Impacts of Gaseous Ozone (O<sub>3</sub>) on Germination, Mycelial Growth, and Aflatoxin B<sub>1</sub> Production In Vitro and In Situ Contamination of Stored Pistachio Nuts
Toxins (Basel). 2022 Jun 17;14(6):416. doi: 10.3390/toxins14060416.
Pistachio nuts can become colonized by mycotoxigenic fungi, especially Aspergillus flavus, resulting in contamination with aflatoxins (AFs). We examined the effect of gaseous O3 (50-200 ppm; 30 min; 6 L/min) on (a) in vitro germination, (b) mycelial growth, and (c) aflatoxin B1 (AFB1) production on a milled pistachio nut-based medium at different water activity (aw) levels and at 30 °C. This was complimented with in situ studies exposing raw pistachio nuts to 50-200 ppm of O3. Exposure of conidia to gaseous O3 initially resulted in lower germination percentages at different aw levels.

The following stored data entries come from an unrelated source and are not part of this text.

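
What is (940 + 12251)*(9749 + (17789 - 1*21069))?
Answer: 85332579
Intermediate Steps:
(940 + 12251)*(9749 + (17789 - 1*21069)) = 13191*(9749 + (17789 - 21069)) = 13191*(9749 - 3280) = 13191*6469 = 85332579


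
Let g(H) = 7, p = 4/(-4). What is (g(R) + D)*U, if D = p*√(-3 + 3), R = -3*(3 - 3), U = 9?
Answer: 63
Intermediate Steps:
R = 0 (R = -3*0 = 0)
p = -1 (p = 4*(-¼) = -1)
D = 0 (D = -√(-3 + 3) = -√0 = -1*0 = 0)
(g(R) + D)*U = (7 + 0)*9 = 7*9 = 63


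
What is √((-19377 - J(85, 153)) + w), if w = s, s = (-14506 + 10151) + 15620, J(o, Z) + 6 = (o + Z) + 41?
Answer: I*√8385 ≈ 91.57*I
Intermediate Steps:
J(o, Z) = 35 + Z + o (J(o, Z) = -6 + ((o + Z) + 41) = -6 + ((Z + o) + 41) = -6 + (41 + Z + o) = 35 + Z + o)
s = 11265 (s = -4355 + 15620 = 11265)
w = 11265
√((-19377 - J(85, 153)) + w) = √((-19377 - (35 + 153 + 85)) + 11265) = √((-19377 - 1*273) + 11265) = √((-19377 - 273) + 11265) = √(-19650 + 11265) = √(-8385) = I*√8385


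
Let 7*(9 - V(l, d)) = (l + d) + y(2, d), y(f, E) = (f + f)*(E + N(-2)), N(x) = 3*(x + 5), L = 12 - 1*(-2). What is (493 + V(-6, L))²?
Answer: 11655396/49 ≈ 2.3787e+5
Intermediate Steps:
L = 14 (L = 12 + 2 = 14)
N(x) = 15 + 3*x (N(x) = 3*(5 + x) = 15 + 3*x)
y(f, E) = 2*f*(9 + E) (y(f, E) = (f + f)*(E + (15 + 3*(-2))) = (2*f)*(E + (15 - 6)) = (2*f)*(E + 9) = (2*f)*(9 + E) = 2*f*(9 + E))
V(l, d) = 27/7 - 5*d/7 - l/7 (V(l, d) = 9 - ((l + d) + 2*2*(9 + d))/7 = 9 - ((d + l) + (36 + 4*d))/7 = 9 - (36 + l + 5*d)/7 = 9 + (-36/7 - 5*d/7 - l/7) = 27/7 - 5*d/7 - l/7)
(493 + V(-6, L))² = (493 + (27/7 - 5/7*14 - ⅐*(-6)))² = (493 + (27/7 - 10 + 6/7))² = (493 - 37/7)² = (3414/7)² = 11655396/49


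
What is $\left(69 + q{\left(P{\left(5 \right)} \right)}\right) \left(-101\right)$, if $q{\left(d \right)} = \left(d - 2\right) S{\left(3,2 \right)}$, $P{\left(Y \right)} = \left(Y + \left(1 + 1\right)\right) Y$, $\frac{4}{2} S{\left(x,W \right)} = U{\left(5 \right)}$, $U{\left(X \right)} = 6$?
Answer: $-16968$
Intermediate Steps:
$S{\left(x,W \right)} = 3$ ($S{\left(x,W \right)} = \frac{1}{2} \cdot 6 = 3$)
$P{\left(Y \right)} = Y \left(2 + Y\right)$ ($P{\left(Y \right)} = \left(Y + 2\right) Y = \left(2 + Y\right) Y = Y \left(2 + Y\right)$)
$q{\left(d \right)} = -6 + 3 d$ ($q{\left(d \right)} = \left(d - 2\right) 3 = \left(-2 + d\right) 3 = -6 + 3 d$)
$\left(69 + q{\left(P{\left(5 \right)} \right)}\right) \left(-101\right) = \left(69 - \left(6 - 3 \cdot 5 \left(2 + 5\right)\right)\right) \left(-101\right) = \left(69 - \left(6 - 3 \cdot 5 \cdot 7\right)\right) \left(-101\right) = \left(69 + \left(-6 + 3 \cdot 35\right)\right) \left(-101\right) = \left(69 + \left(-6 + 105\right)\right) \left(-101\right) = \left(69 + 99\right) \left(-101\right) = 168 \left(-101\right) = -16968$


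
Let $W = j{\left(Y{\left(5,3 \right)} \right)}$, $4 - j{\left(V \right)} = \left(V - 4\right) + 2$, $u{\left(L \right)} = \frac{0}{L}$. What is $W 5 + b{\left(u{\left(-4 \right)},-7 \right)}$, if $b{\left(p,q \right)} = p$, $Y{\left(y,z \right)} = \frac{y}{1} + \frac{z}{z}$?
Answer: $0$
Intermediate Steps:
$Y{\left(y,z \right)} = 1 + y$ ($Y{\left(y,z \right)} = y 1 + 1 = y + 1 = 1 + y$)
$u{\left(L \right)} = 0$
$j{\left(V \right)} = 6 - V$ ($j{\left(V \right)} = 4 - \left(\left(V - 4\right) + 2\right) = 4 - \left(\left(-4 + V\right) + 2\right) = 4 - \left(-2 + V\right) = 6 - V$)
$W = 0$ ($W = 6 - \left(1 + 5\right) = 6 - 6 = 0$)
$W 5 + b{\left(u{\left(-4 \right)},-7 \right)} = 0 \cdot 5 + 0 = 0 + 0 = 0$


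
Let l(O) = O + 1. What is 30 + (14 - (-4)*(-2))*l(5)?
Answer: 66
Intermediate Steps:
l(O) = 1 + O
30 + (14 - (-4)*(-2))*l(5) = 30 + (14 - (-4)*(-2))*(1 + 5) = 30 + (14 - 1*8)*6 = 30 + (14 - 8)*6 = 30 + 6*6 = 30 + 36 = 66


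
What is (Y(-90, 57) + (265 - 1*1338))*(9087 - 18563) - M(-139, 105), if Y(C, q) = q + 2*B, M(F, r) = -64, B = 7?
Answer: 9495016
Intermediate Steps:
Y(C, q) = 14 + q (Y(C, q) = q + 2*7 = q + 14 = 14 + q)
(Y(-90, 57) + (265 - 1*1338))*(9087 - 18563) - M(-139, 105) = ((14 + 57) + (265 - 1*1338))*(9087 - 18563) - 1*(-64) = (71 + (265 - 1338))*(-9476) + 64 = (71 - 1073)*(-9476) + 64 = -1002*(-9476) + 64 = 9494952 + 64 = 9495016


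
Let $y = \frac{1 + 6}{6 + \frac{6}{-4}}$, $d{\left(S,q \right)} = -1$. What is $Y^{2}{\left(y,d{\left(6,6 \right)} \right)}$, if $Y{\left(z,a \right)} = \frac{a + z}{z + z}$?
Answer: $\frac{25}{784} \approx 0.031888$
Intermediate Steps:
$y = \frac{14}{9}$ ($y = \frac{7}{6 + 6 \left(- \frac{1}{4}\right)} = \frac{7}{6 - \frac{3}{2}} = \frac{7}{\frac{9}{2}} = 7 \cdot \frac{2}{9} = \frac{14}{9} \approx 1.5556$)
$Y{\left(z,a \right)} = \frac{a + z}{2 z}$
$Y^{2}{\left(y,d{\left(6,6 \right)} \right)} = \left(\frac{-1 + \frac{14}{9}}{2 \cdot \frac{14}{9}}\right)^{2} = \left(\frac{1}{2} \cdot \frac{9}{14} \cdot \frac{5}{9}\right)^{2} = \left(\frac{5}{28}\right)^{2} = \frac{25}{784}$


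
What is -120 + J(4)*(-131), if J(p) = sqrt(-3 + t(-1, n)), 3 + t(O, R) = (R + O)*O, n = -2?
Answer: -120 - 131*I*sqrt(3) ≈ -120.0 - 226.9*I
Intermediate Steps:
t(O, R) = -3 + O*(O + R) (t(O, R) = -3 + (R + O)*O = -3 + (O + R)*O = -3 + O*(O + R))
J(p) = I*sqrt(3) (J(p) = sqrt(-3 + (-3 + (-1)**2 - 1*(-2))) = sqrt(-3 + (-3 + 1 + 2)) = sqrt(-3 + 0) = sqrt(-3) = I*sqrt(3))
-120 + J(4)*(-131) = -120 + (I*sqrt(3))*(-131) = -120 - 131*I*sqrt(3)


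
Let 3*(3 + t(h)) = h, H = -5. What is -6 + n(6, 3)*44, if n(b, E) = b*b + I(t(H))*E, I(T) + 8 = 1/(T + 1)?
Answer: 486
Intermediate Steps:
t(h) = -3 + h/3
I(T) = -8 + 1/(1 + T) (I(T) = -8 + 1/(T + 1) = -8 + 1/(1 + T))
n(b, E) = b² - 91*E/11 (n(b, E) = b*b + ((-7 - 8*(-3 + (⅓)*(-5)))/(1 + (-3 + (⅓)*(-5))))*E = b² + ((-7 - 8*(-3 - 5/3))/(1 + (-3 - 5/3)))*E = b² + ((-7 - 8*(-14/3))/(1 - 14/3))*E = b² + ((-7 + 112/3)/(-11/3))*E = b² + (-3/11*91/3)*E = b² - 91*E/11)
-6 + n(6, 3)*44 = -6 + (6² - 91/11*3)*44 = -6 + (36 - 273/11)*44 = -6 + (123/11)*44 = -6 + 492 = 486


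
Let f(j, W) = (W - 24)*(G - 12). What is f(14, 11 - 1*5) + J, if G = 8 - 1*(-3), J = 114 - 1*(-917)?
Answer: 1049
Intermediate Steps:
J = 1031 (J = 114 + 917 = 1031)
G = 11 (G = 8 + 3 = 11)
f(j, W) = 24 - W (f(j, W) = (W - 24)*(11 - 12) = (-24 + W)*(-1) = 24 - W)
f(14, 11 - 1*5) + J = (24 - (11 - 1*5)) + 1031 = (24 - (11 - 5)) + 1031 = (24 - 1*6) + 1031 = (24 - 6) + 1031 = 18 + 1031 = 1049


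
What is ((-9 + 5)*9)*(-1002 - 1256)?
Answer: 81288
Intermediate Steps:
((-9 + 5)*9)*(-1002 - 1256) = -4*9*(-2258) = -36*(-2258) = 81288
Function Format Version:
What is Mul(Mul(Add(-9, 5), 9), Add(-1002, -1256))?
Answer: 81288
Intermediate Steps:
Mul(Mul(Add(-9, 5), 9), Add(-1002, -1256)) = Mul(Mul(-4, 9), -2258) = Mul(-36, -2258) = 81288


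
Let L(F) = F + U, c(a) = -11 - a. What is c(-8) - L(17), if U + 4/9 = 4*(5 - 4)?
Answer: -212/9 ≈ -23.556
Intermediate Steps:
U = 32/9 (U = -4/9 + 4*(5 - 4) = -4/9 + 4*1 = -4/9 + 4 = 32/9 ≈ 3.5556)
L(F) = 32/9 + F (L(F) = F + 32/9 = 32/9 + F)
c(-8) - L(17) = (-11 - 1*(-8)) - (32/9 + 17) = (-11 + 8) - 1*185/9 = -3 - 185/9 = -212/9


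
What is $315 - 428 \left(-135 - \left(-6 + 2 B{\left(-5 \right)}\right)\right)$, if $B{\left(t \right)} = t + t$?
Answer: $46967$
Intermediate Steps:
$B{\left(t \right)} = 2 t$
$315 - 428 \left(-135 - \left(-6 + 2 B{\left(-5 \right)}\right)\right) = 315 - 428 \left(-135 - \left(-6 + 2 \cdot 2 \left(-5\right)\right)\right) = 315 - 428 \left(-135 - \left(-6 + 2 \left(-10\right)\right)\right) = 315 - 428 \left(-135 - \left(-6 - 20\right)\right) = 315 - 428 \left(-135 - -26\right) = 315 - 428 \left(-135 + 26\right) = 315 - -46652 = 315 + 46652 = 46967$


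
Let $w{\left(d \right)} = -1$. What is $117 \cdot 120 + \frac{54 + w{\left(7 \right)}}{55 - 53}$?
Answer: $\frac{28133}{2} \approx 14067.0$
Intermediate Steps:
$117 \cdot 120 + \frac{54 + w{\left(7 \right)}}{55 - 53} = 117 \cdot 120 + \frac{54 - 1}{55 - 53} = 14040 + \frac{53}{2} = \frac{28133}{2}$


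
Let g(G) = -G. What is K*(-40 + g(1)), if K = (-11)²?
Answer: -4961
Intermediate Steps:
K = 121
K*(-40 + g(1)) = 121*(-40 - 1*1) = 121*(-40 - 1) = 121*(-41) = -4961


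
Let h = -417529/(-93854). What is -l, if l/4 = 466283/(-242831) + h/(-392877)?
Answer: 34386781596949426/4476963196809549 ≈ 7.6808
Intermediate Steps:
h = 417529/93854 (h = -417529*(-1/93854) = 417529/93854 ≈ 4.4487)
l = -34386781596949426/4476963196809549 (l = 4*(466283/(-242831) + (417529/93854)/(-392877)) = 4*(466283*(-1/242831) + (417529/93854)*(-1/392877)) = 4*(-466283/242831 - 417529/36873077958) = 4*(-17193390798474713/8953926393619098) = -34386781596949426/4476963196809549 ≈ -7.6808)
-l = -1*(-34386781596949426/4476963196809549) = 34386781596949426/4476963196809549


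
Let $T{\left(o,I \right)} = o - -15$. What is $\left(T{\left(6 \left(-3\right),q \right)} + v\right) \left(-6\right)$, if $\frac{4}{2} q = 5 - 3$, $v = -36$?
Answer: $234$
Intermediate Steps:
$q = 1$ ($q = \frac{5 - 3}{2} = \frac{1}{2} \cdot 2 = 1$)
$T{\left(o,I \right)} = 15 + o$ ($T{\left(o,I \right)} = o + 15 = 15 + o$)
$\left(T{\left(6 \left(-3\right),q \right)} + v\right) \left(-6\right) = \left(\left(15 + 6 \left(-3\right)\right) - 36\right) \left(-6\right) = \left(\left(15 - 18\right) - 36\right) \left(-6\right) = \left(-3 - 36\right) \left(-6\right) = \left(-39\right) \left(-6\right) = 234$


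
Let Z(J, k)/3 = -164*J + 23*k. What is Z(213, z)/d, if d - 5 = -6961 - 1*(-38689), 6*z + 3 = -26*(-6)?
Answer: -206073/63466 ≈ -3.2470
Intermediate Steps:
z = 51/2 (z = -½ + (-26*(-6))/6 = -½ + (⅙)*156 = -½ + 26 = 51/2 ≈ 25.500)
Z(J, k) = -492*J + 69*k (Z(J, k) = 3*(-164*J + 23*k) = -492*J + 69*k)
d = 31733 (d = 5 + (-6961 - 1*(-38689)) = 5 + (-6961 + 38689) = 5 + 31728 = 31733)
Z(213, z)/d = (-492*213 + 69*(51/2))/31733 = (-104796 + 3519/2)*(1/31733) = -206073/2*1/31733 = -206073/63466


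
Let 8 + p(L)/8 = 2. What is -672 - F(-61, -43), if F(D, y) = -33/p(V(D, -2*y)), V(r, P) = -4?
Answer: -10763/16 ≈ -672.69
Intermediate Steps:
p(L) = -48 (p(L) = -64 + 8*2 = -64 + 16 = -48)
F(D, y) = 11/16 (F(D, y) = -33/(-48) = -33*(-1/48) = 11/16)
-672 - F(-61, -43) = -672 - 1*11/16 = -672 - 11/16 = -10763/16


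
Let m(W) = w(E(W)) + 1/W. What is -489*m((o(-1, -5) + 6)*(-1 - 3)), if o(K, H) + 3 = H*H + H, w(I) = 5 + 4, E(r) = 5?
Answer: -404403/92 ≈ -4395.7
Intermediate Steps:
w(I) = 9
o(K, H) = -3 + H + H² (o(K, H) = -3 + (H*H + H) = -3 + (H² + H) = -3 + (H + H²) = -3 + H + H²)
m(W) = 9 + 1/W
-489*m((o(-1, -5) + 6)*(-1 - 3)) = -489*(9 + 1/(((-3 - 5 + (-5)²) + 6)*(-1 - 3))) = -489*(9 + 1/(((-3 - 5 + 25) + 6)*(-4))) = -489*(9 + 1/((17 + 6)*(-4))) = -489*(9 + 1/(23*(-4))) = -489*(9 + 1/(-92)) = -489*(9 - 1/92) = -489*827/92 = -404403/92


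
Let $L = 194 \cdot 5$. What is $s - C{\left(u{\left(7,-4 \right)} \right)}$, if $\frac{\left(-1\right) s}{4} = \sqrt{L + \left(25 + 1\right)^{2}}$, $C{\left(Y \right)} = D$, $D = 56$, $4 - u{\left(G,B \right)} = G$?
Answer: $-56 - 4 \sqrt{1646} \approx -218.28$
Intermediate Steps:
$L = 970$
$u{\left(G,B \right)} = 4 - G$
$C{\left(Y \right)} = 56$
$s = - 4 \sqrt{1646}$ ($s = - 4 \sqrt{970 + \left(25 + 1\right)^{2}} = - 4 \sqrt{970 + 26^{2}} = - 4 \sqrt{970 + 676} = - 4 \sqrt{1646} \approx -162.28$)
$s - C{\left(u{\left(7,-4 \right)} \right)} = - 4 \sqrt{1646} - 56 = -56 - 4 \sqrt{1646}$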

However, 12 h after treatment, conidial viability recovered with 100% germination after 24-48 h. Growth rates of mycelial colonies were slightly decreased with the increase of the O3 dose, with significant inhibition only at 0.98 aw. The production of AFB1 after O3 treatment and storage for 10 days was stimulated in A. flavus colonies at 0.98 aw. Raw pistachio nuts inoculated with A. flavus conidia prior to O3 exposure showed a significant decrease in population after 20 days of storage. However, AFB1 contamination was stimulated in most O3 treatments. The relationship between exposure concentration, time and prevailing aw levels on toxin control needs to be better understood for these nuts.